En daar bezochten we de laatste vier sponsorkinderen. Maar vier dus, na de honderden die we al hadden ontmoet, moest dat een peuleschilletje zijn; een eitje, zeiden Henk en ik tegen elkaar. Misschien hadden we dan niet eerst een biertje moeten drinken….Het was er maar één, maar wel zo’n standaard 65cc Bintang. We volgden onze gebruikelijke procedure, Henk maakte mooie foto’s, klaar is Kees. Toen zei iemand – ik meen Jolanda – ‘maar ze moeten toch in uniform’? Oeps, een hoofdregel van de Stichting overtreden. Niemand aan gedacht! Eén van de ouders zat met een tas op schoot, met daarin de schooluniformen. Snel verkleed en alsnog op de foto. Eind goed al goed, ook deze laatste vier stonden er mooi op!
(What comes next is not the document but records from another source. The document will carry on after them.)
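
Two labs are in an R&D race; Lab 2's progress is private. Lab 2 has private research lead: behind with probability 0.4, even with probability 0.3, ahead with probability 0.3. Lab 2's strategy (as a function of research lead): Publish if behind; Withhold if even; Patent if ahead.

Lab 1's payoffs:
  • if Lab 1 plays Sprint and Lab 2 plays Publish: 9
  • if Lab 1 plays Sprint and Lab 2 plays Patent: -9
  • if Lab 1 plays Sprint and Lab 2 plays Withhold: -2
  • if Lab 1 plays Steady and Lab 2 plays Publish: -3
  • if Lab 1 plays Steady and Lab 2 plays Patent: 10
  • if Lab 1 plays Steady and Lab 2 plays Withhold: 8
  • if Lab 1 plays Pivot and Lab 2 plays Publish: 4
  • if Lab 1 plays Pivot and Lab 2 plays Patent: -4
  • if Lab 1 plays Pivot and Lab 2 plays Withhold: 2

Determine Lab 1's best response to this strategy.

Steady

E[Sprint] = 0.4·(9) + 0.3·(-2) + 0.3·(-9) = 0.3
E[Steady] = 0.4·(-3) + 0.3·(8) + 0.3·(10) = 4.2
E[Pivot] = 0.4·(4) + 0.3·(2) + 0.3·(-4) = 1
Best response: Steady (4.2 is the largest).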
Op naar Gili Air, een de eilanden vlakbij Lombok, voor nog een paar dagen relaxen en snorkelen en daarna de laatste dagen weer naar Sanur, heerlijk genieten van zon, zee, strand, heerlijk eten, wandelen langs de vele souvenirwinkeltjes, massages. Ah, het is zo verslavend. Maar wat was het er ook WARM! De hele dag zweten en toch snotteren door de airco’s. Je kunt ook nergens afkoelen, zwembaden? net zo warm, de zee? idem dito. Dus na deze fantastische drie weken was het toch ook echt weer heerlijk om thuis te komen in ons kikkerlandje.
Het zit er weer op maar we genieten nog dagelijks uitgebreid na. Wat een prachtige ervaring!
Groetjes van Jolanda Serné en Jan Winkel.